Find out more about Foundling’s beautiful, ethereal new song ‘New Years’. Check out the video below too.


What was the process of making the touching song ‘New Years’ like?

New Years was a really special song for us. I had worked on some of the songs for the album when I was still living in Montreal but New Years was written in Berlin after Marc Stebbing and I met and we started working together in our studio at Warshchower Strasse (in the same building where we had met three floors above). It was a cosy space where we did a lot of experimenting and had great evening recording sessions with Kristina (Koropecki, cellist who played the melodic and the Doppler effect cellos on New Years) and all the others who played on the album. It was the song that really brought the sound of the album together, creating a union that enabled us to experiment and hone what we wanted to produce.

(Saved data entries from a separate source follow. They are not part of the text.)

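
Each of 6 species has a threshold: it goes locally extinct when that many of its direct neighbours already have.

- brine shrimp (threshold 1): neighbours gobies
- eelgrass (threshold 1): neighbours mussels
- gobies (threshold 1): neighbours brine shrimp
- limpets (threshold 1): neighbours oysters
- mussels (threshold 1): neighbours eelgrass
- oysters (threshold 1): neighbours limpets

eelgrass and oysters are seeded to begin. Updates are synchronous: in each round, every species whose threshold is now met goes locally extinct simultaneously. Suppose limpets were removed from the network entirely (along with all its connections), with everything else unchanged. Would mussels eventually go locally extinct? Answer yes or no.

yes

With limpets removed:
Round 1 — eelgrass, oysters go locally extinct (initial).
Round 2 — checking thresholds:
  mussels: 1 of 1 neighbours ≥ 1, goes locally extinct.
Round 3 — no new extinctions; cascade stops.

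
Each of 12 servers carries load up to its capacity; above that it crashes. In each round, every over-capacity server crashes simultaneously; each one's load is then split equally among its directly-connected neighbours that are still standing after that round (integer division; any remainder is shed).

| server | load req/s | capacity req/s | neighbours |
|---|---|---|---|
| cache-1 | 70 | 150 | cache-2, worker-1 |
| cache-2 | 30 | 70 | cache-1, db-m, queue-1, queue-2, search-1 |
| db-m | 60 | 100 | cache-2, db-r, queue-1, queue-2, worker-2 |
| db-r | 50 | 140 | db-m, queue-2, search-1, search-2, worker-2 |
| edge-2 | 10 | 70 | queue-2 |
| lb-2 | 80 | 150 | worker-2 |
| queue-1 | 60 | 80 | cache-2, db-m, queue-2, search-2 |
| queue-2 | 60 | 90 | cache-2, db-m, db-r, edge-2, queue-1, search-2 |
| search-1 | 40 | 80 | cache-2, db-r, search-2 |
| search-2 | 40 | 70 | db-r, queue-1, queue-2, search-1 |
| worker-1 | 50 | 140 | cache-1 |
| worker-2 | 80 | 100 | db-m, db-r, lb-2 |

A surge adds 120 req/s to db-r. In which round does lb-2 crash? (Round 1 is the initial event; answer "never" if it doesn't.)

never

Round 1 — db-r at 170 > 140. db-r crashes.
  db-r sheds 170 req/s to db-m, queue-2, search-1, search-2, worker-2: 34 each.
    db-m: 60+34 = 94 ≤ 100
    queue-2: 60+34 = 94 > 90
    search-1: 40+34 = 74 ≤ 80
    search-2: 40+34 = 74 > 70
    worker-2: 80+34 = 114 > 100
Round 2 — queue-2, search-2, worker-2 crash.
  queue-2 sheds 94 req/s to cache-2, db-m, edge-2, queue-1: 23 each (2 lost).
    cache-2: 30+23 = 53 ≤ 70
    db-m: 94+23 = 117 > 100
    edge-2: 10+23 = 33 ≤ 70
    queue-1: 60+23 = 83 > 80
  search-2 sheds 74 req/s to queue-1, search-1: 37 each.
    queue-1: 83+37 = 120 > 80
    search-1: 74+37 = 111 > 80
  worker-2 sheds 114 req/s to db-m, lb-2: 57 each.
    db-m: 117+57 = 174 > 100
    lb-2: 80+57 = 137 ≤ 150
Round 3 — db-m, queue-1, search-1 crash.
  db-m sheds 174 req/s to cache-2: 174 each.
    cache-2: 53+174 = 227 > 70
  queue-1 sheds 120 req/s to cache-2: 120 each.
    cache-2: 227+120 = 347 > 70
  search-1 sheds 111 req/s to cache-2: 111 each.
    cache-2: 347+111 = 458 > 70
Round 4 — cache-2 crashes.
  cache-2 sheds 458 req/s to cache-1: 458 each.
    cache-1: 70+458 = 528 > 150
Round 5 — cache-1 crashes.
  cache-1 sheds 528 req/s to worker-1: 528 each.
    worker-1: 50+528 = 578 > 140
Round 6 — worker-1 crashes.
  worker-1 sheds 578 req/s: no online neighbours, lost.
No further crashes.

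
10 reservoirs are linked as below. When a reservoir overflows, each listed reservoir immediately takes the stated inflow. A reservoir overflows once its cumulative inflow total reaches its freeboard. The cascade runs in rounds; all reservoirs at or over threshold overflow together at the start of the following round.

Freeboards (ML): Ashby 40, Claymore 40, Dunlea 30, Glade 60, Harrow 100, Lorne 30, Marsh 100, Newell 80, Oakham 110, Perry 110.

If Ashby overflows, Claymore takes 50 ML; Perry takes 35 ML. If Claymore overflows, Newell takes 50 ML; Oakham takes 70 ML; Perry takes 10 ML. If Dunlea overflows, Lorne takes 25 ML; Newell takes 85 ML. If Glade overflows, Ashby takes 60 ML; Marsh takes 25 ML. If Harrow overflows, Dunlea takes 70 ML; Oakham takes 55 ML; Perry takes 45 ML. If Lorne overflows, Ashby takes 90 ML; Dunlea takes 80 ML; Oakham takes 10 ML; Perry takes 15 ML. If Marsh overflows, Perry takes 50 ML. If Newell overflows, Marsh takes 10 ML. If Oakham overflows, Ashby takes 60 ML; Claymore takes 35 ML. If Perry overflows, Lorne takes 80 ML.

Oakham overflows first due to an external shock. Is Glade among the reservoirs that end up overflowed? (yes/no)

no

Round 1 — Oakham overflows (initial).
  Ashby: +60 → 60 ≥ 40
  Claymore: +35 → 35 < 40
Round 2 — Ashby overflows.
  Claymore: +50 → 85 ≥ 40
  Perry: +35 → 35 < 110
Round 3 — Claymore overflows.
  Newell: +50 → 50 < 80
  Perry: +10 → 45 < 110
No further overflows.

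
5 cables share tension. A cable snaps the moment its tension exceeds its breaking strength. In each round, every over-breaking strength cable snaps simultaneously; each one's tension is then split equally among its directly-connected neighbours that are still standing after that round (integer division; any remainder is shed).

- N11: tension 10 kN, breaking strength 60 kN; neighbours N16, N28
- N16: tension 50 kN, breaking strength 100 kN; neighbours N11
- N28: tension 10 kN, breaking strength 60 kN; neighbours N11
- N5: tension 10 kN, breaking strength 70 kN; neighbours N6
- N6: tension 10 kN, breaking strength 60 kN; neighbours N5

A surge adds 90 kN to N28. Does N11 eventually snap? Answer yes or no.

yes

Round 1 — N28 at 100 > 60. N28 snaps.
  N28 sheds 100 kN to N11: 100 each.
    N11: 10+100 = 110 > 60
Round 2 — N11 snaps.
  N11 sheds 110 kN to N16: 110 each.
    N16: 50+110 = 160 > 100
Round 3 — N16 snaps.
  N16 sheds 160 kN: no online neighbours, lost.
No further breaks.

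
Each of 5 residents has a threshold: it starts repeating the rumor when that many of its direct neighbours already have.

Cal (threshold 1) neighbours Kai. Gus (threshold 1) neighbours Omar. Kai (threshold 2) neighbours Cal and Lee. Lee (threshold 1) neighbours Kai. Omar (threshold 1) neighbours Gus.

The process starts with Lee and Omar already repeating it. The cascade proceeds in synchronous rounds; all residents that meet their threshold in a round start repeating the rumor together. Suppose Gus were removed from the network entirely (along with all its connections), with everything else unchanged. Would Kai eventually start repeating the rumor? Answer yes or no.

no

With Gus removed:
Round 1 — Lee, Omar start repeating the rumor (initial).
Round 2 — no new spreads; cascade stops.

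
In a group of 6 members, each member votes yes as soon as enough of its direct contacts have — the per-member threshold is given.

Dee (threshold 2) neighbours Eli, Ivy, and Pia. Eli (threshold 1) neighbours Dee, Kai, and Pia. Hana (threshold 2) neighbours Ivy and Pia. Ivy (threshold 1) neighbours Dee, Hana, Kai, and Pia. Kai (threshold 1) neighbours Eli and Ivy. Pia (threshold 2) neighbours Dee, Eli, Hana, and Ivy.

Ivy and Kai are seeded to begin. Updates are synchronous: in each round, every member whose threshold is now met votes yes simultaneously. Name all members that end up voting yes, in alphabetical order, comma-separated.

Dee, Eli, Hana, Ivy, Kai, Pia

Round 1 — Ivy, Kai vote yes (initial).
Round 2 — checking thresholds:
  Dee: 1 of 3 neighbours < 2, holds.
  Eli: 1 of 3 neighbours ≥ 1, votes yes.
  Hana: 1 of 2 neighbours < 2, holds.
  Pia: 1 of 4 neighbours < 2, holds.
Round 3 — checking thresholds:
  Dee: 2 of 3 neighbours ≥ 2, votes yes.
  Hana: 1 of 2 neighbours < 2, holds.
  Pia: 2 of 4 neighbours ≥ 2, votes yes.
Round 4 — checking thresholds:
  Hana: 2 of 2 neighbours ≥ 2, votes yes.
Round 5 — no new yes votes; cascade stops.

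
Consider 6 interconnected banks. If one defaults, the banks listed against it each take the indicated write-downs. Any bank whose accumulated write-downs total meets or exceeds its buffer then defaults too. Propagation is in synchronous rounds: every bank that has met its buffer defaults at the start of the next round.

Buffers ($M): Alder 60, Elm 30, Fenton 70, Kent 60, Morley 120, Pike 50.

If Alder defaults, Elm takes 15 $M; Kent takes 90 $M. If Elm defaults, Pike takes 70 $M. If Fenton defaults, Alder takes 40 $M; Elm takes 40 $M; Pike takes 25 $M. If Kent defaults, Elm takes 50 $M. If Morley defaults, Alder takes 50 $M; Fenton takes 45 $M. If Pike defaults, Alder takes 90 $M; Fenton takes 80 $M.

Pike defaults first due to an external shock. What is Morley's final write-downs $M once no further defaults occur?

0

Round 1 — Pike defaults (initial).
  Alder: +90 → 90 ≥ 60
  Fenton: +80 → 80 ≥ 70
Round 2 — Alder, Fenton default.
  Elm: +15+40 → 55 ≥ 30
  Kent: +90 → 90 ≥ 60
Round 3 — Elm, Kent default.
No further defaults.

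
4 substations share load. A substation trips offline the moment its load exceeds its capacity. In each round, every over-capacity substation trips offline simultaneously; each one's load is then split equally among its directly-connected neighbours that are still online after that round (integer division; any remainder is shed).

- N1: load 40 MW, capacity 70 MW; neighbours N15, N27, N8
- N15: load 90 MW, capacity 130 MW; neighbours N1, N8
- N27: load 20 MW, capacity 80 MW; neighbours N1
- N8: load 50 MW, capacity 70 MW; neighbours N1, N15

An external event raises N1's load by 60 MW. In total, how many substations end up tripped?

3

Round 1 — N1 at 100 > 70. N1 trips offline.
  N1 sheds 100 MW to N15, N27, N8: 33 each (1 lost).
    N15: 90+33 = 123 ≤ 130
    N27: 20+33 = 53 ≤ 80
    N8: 50+33 = 83 > 70
Round 2 — N8 trips offline.
  N8 sheds 83 MW to N15: 83 each.
    N15: 123+83 = 206 > 130
Round 3 — N15 trips offline.
  N15 sheds 206 MW: no online neighbours, lost.
No further trips.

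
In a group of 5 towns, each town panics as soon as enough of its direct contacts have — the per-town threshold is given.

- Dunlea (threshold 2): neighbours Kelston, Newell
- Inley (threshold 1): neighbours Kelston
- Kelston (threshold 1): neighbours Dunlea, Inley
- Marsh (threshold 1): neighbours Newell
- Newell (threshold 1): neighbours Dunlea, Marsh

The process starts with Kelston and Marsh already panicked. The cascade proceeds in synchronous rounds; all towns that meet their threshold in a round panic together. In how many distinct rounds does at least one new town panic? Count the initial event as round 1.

Round 1 — Kelston, Marsh panic (initial).
Round 2 — checking thresholds:
  Dunlea: 1 of 2 neighbours < 2, not yet.
  Inley: 1 of 1 neighbours ≥ 1, panics.
  Newell: 1 of 2 neighbours ≥ 1, panics.
Round 3 — checking thresholds:
  Dunlea: 2 of 2 neighbours ≥ 2, panics.
Round 4 — no new panics; cascade stops.

3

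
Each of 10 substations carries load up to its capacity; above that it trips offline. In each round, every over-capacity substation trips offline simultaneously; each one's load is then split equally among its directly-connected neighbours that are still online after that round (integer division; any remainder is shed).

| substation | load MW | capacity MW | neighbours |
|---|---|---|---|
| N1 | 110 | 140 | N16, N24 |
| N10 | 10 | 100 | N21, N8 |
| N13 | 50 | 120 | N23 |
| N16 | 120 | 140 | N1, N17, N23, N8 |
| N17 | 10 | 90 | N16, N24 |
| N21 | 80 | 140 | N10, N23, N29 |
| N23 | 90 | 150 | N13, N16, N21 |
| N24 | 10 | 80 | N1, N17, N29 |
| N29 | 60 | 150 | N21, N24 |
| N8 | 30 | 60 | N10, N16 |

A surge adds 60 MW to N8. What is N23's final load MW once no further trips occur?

145

Round 1 — N8 at 90 > 60. N8 trips offline.
  N8 sheds 90 MW to N10, N16: 45 each.
    N10: 10+45 = 55 ≤ 100
    N16: 120+45 = 165 > 140
Round 2 — N16 trips offline.
  N16 sheds 165 MW to N1, N17, N23: 55 each.
    N1: 110+55 = 165 > 140
    N17: 10+55 = 65 ≤ 90
    N23: 90+55 = 145 ≤ 150
Round 3 — N1 trips offline.
  N1 sheds 165 MW to N24: 165 each.
    N24: 10+165 = 175 > 80
Round 4 — N24 trips offline.
  N24 sheds 175 MW to N17, N29: 87 each (1 lost).
    N17: 65+87 = 152 > 90
    N29: 60+87 = 147 ≤ 150
Round 5 — N17 trips offline.
  N17 sheds 152 MW: no online neighbours, lost.
No further trips.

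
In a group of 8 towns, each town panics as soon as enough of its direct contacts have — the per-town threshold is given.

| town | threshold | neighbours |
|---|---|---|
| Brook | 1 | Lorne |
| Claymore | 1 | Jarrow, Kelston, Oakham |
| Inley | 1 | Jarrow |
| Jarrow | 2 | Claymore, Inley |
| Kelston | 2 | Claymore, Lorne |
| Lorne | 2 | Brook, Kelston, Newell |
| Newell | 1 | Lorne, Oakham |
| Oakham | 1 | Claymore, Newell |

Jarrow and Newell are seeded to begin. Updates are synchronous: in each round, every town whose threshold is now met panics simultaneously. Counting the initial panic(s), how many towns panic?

5

Round 1 — Jarrow, Newell panic (initial).
Round 2 — checking thresholds:
  Claymore: 1 of 3 neighbours ≥ 1, panics.
  Inley: 1 of 1 neighbours ≥ 1, panics.
  Lorne: 1 of 3 neighbours < 2, not yet.
  Oakham: 1 of 2 neighbours ≥ 1, panics.
Round 3 — no new panics; cascade stops.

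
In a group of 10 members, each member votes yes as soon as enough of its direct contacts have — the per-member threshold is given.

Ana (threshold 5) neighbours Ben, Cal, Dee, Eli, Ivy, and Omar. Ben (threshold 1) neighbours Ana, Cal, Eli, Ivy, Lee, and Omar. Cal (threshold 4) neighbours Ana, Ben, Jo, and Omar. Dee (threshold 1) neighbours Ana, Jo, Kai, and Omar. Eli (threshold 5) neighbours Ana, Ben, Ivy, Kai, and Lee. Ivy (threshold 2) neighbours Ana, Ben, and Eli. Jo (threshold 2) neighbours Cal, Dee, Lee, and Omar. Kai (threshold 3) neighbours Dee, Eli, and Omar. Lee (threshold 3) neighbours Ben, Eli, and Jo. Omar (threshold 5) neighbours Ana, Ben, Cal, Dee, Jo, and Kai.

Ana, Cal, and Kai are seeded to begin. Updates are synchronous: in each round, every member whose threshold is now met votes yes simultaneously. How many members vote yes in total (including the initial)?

Round 1 — Ana, Cal, Kai vote yes (initial).
Round 2 — checking thresholds:
  Ben: 2 of 6 neighbours ≥ 1, votes yes.
  Dee: 2 of 4 neighbours ≥ 1, votes yes.
  Eli: 2 of 5 neighbours < 5, holds.
  Ivy: 1 of 3 neighbours < 2, holds.
  Jo: 1 of 4 neighbours < 2, holds.
  Omar: 3 of 6 neighbours < 5, holds.
Round 3 — checking thresholds:
  Eli: 3 of 5 neighbours < 5, holds.
  Ivy: 2 of 3 neighbours ≥ 2, votes yes.
  Jo: 2 of 4 neighbours ≥ 2, votes yes.
  Lee: 1 of 3 neighbours < 3, holds.
  Omar: 5 of 6 neighbours ≥ 5, votes yes.
Round 4 — no new yes votes; cascade stops.

8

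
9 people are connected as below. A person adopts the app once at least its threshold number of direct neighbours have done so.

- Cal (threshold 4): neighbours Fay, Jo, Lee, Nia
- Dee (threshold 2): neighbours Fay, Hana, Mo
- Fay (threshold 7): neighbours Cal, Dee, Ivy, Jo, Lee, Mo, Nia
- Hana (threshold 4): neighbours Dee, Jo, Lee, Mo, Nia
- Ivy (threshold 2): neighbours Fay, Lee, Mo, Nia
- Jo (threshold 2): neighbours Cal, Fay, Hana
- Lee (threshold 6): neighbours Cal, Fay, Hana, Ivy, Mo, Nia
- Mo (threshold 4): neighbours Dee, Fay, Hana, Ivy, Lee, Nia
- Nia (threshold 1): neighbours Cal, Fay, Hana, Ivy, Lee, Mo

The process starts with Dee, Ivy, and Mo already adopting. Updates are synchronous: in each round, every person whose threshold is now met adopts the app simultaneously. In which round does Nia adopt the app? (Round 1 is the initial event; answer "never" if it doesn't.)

Round 1 — Dee, Ivy, Mo adopt the app (initial).
Round 2 — checking thresholds:
  Fay: 3 of 7 neighbours < 7, holds.
  Hana: 2 of 5 neighbours < 4, holds.
  Lee: 2 of 6 neighbours < 6, holds.
  Nia: 2 of 6 neighbours ≥ 1, adopts the app.
Round 3 — no new adoptions; cascade stops.

2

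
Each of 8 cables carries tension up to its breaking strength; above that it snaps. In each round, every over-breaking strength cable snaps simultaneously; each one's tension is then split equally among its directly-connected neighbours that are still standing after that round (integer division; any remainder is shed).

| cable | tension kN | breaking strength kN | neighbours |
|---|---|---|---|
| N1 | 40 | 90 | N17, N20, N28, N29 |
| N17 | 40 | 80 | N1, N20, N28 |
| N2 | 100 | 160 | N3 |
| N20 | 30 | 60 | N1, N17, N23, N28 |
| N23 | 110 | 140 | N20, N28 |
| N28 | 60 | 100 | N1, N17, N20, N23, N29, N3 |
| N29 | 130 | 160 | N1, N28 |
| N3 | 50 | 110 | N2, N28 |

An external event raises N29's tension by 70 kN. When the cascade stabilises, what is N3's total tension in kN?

90

Round 1 — N29 at 200 > 160. N29 snaps.
  N29 sheds 200 kN to N1, N28: 100 each.
    N1: 40+100 = 140 > 90
    N28: 60+100 = 160 > 100
Round 2 — N1, N28 snap.
  N1 sheds 140 kN to N17, N20: 70 each.
    N17: 40+70 = 110 > 80
    N20: 30+70 = 100 > 60
  N28 sheds 160 kN to N17, N20, N23, N3: 40 each.
    N17: 110+40 = 150 > 80
    N20: 100+40 = 140 > 60
    N23: 110+40 = 150 > 140
    N3: 50+40 = 90 ≤ 110
Round 3 — N17, N20, N23 snap.
  N17 sheds 150 kN: no online neighbours, lost.
  N20 sheds 140 kN: no online neighbours, lost.
  N23 sheds 150 kN: no online neighbours, lost.
No further breaks.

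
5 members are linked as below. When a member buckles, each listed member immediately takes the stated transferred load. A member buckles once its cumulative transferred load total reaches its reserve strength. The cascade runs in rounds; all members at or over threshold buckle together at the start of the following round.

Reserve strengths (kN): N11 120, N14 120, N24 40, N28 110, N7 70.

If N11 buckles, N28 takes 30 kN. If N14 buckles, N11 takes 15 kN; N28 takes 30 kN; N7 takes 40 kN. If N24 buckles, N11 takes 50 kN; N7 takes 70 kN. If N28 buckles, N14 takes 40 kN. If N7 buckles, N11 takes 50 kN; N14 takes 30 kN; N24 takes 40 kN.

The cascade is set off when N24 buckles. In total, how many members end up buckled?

Round 1 — N24 buckles (initial).
  N11: +50 → 50 < 120
  N7: +70 → 70 ≥ 70
Round 2 — N7 buckles.
  N11: +50 → 100 < 120
  N14: +30 → 30 < 120
No further bucklings.

2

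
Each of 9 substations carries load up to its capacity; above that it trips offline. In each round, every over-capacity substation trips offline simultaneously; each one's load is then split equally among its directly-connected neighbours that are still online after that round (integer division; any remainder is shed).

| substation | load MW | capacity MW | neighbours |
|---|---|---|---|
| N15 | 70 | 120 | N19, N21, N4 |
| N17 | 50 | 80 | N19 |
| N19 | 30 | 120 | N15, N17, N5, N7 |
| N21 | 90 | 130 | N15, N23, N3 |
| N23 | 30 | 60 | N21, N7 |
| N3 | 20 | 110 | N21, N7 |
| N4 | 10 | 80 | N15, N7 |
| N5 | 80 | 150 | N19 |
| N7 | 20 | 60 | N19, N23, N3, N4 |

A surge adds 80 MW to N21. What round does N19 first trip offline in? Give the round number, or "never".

Round 1 — N21 at 170 > 130. N21 trips offline.
  N21 sheds 170 MW to N15, N23, N3: 56 each (2 lost).
    N15: 70+56 = 126 > 120
    N23: 30+56 = 86 > 60
    N3: 20+56 = 76 ≤ 110
Round 2 — N15, N23 trip offline.
  N15 sheds 126 MW to N19, N4: 63 each.
    N19: 30+63 = 93 ≤ 120
    N4: 10+63 = 73 ≤ 80
  N23 sheds 86 MW to N7: 86 each.
    N7: 20+86 = 106 > 60
Round 3 — N7 trips offline.
  N7 sheds 106 MW to N19, N3, N4: 35 each (1 lost).
    N19: 93+35 = 128 > 120
    N3: 76+35 = 111 > 110
    N4: 73+35 = 108 > 80
Round 4 — N19, N3, N4 trip offline.
  N19 sheds 128 MW to N17, N5: 64 each.
    N17: 50+64 = 114 > 80
    N5: 80+64 = 144 ≤ 150
  N3 sheds 111 MW: no online neighbours, lost.
  N4 sheds 108 MW: no online neighbours, lost.
Round 5 — N17 trips offline.
  N17 sheds 114 MW: no online neighbours, lost.
No further trips.

4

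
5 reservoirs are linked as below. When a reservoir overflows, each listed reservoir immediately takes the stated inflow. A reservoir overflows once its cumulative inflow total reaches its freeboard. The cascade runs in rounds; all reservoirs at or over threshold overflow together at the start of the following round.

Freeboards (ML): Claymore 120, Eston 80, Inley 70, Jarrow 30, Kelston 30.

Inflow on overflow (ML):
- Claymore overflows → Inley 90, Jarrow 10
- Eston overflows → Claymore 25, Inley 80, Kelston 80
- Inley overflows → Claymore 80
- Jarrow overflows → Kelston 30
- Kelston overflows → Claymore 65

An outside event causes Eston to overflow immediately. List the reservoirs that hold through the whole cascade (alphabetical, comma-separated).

Jarrow

Round 1 — Eston overflows (initial).
  Claymore: +25 → 25 < 120
  Inley: +80 → 80 ≥ 70
  Kelston: +80 → 80 ≥ 30
Round 2 — Inley, Kelston overflow.
  Claymore: +80+65 → 170 ≥ 120
Round 3 — Claymore overflows.
  Jarrow: +10 → 10 < 30
No further overflows.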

Your band interests on Facebook are listed as “night skies, snowstorms, magic tricks” and this oddly comes across in your mystical, ethereal, beautiful music, but who, or what, was inspiring you at the time you wrote ‘New Years’?

Ha! We haven’t been doing enough magic tricks lately! The song was inspired by the idea of finding someone through dimensions or past lives or different realities that mirrors you so strongly that you feel like the connection has always been there. Like a lost twin. Looking at the impossibility or coincidence or meaning in that and feeling like everything to that moment had aligned for that meeting. A kind of connectedness where you can’t hide your secrets, even the ones you keep from yourself. And night skies of course. Always night skies 😉


You wrote the upcoming album after meeting at a New Years party, does this have any relevance to the song?

Yes completely. It was this very strange night were I had just come back from Canada to my new home in Berlin on new year’s eve. The evening unfolded in a way where I felt like I was drifting through the city in a half dream tired and lost, fireworks exploding all around as I climbed to a rooftop with a 360 view of Berlin, the sky totally light up, the silhouettes of thousands of bodies on the surrounding distant rooftops, faces all turned to the sky. I met someone who would be a very important person in my life and music though I didn’t know it at the time but the night started to unwind like tendrils, all these seemingly unrelated decisions and paths and intersections led right to that place on that night. The dreamy surreal quality and deeply connected outcome of that night is the root of ‘New Years’.



How do you think your different musical backgrounds have affected the group’s overall sound?

Where I really appreciate a quirky and strange delicate raw aesthetic in music, Marc has a more polished pop sensibility and incredible proficiency and skills on many instruments, he can do almost anything on guitar with a kind of virtuosity, but we are both bass players and really met there for the root and depth of the sound. We challenged each other from both sides but we were both very open to the other’s ideas. The album really finds the line of best fit for each song between our tastes and musicianship. Our keyboard player David has this incredible gentle and innovative approach to ambient soundscapes. Kristina and John who did all the albums string parts are from a more classical background with fantastic harmonic ideas. I have a long history of making music together with the two of them and Dan Pencer (who were all Foundlings when i still lived in Montreal) who plays the airy sax on the album and all these elements along with some really innovative analogue electronics from Michal Matlak and the rhythms from Jan Slak and Dylan Wissing really brought together the whole sound picture.


The video sees two Avant Garde dancers (Emilie Morin and Danielle Denichaud) perform to the song, what was the inspiration or meaning behind this wonderful video?

We really wanted the video to express the mirror quality and fracturing of realities and the idea of twins to follow the song’s major themes. I knew Emilie and Danielle from Canada and when Emilie came to Berlin for a dance residency we got together and started to bounce ideas around for a video collaboration. My brother is a video director and lives in Amsterdam so he got onboard for the shooting. We have worked together a lot and he always understands the aesthetic we are going for. We did this incredible shoot at Spree Studios though we lost my brother’s drone camera in a tree (the ‘behind the scenes’ video will be out soon) and Emilie was really great about working with the spaces, her body and ideas really come to life with the energy and inspiration around her. Danielle puts together really soft and controlled choreography and i thought the juxtaposition of the two dancers with me as their mirror/twin would make an interesting contrast. In the end it was (friend and longtime collaborator, additional camera work on New Years) Roger O’Donnell’s idea to re shoot a lot of the footage through the reeded glass which we did with Amy Thomasson (executive producer and additional camera work) really bringing the scenes shot in different places together.


‘New Years’ is the first single from the upcoming Fault Lines, what else can we expect from the new album?

Fault Lines is really about the connections between the earth and our bodies, the things that alined through time to bring us here. I was really feeling the weight of history and was inspired by maps and geology but also the mysterious parallels within our bodies, the lines and scars and veins that make up a different sort of map, and the idea of using the different maps to navigate the surreal spaces of other realities or states and how to find each other there. Musically Fault Lines can be heavy, lots of low bass frequencies and pulses hopefully drawing you into those deep earthy crevices but also has an airy quality, some grooviness and nostalgic elements to let you float on and enjoy!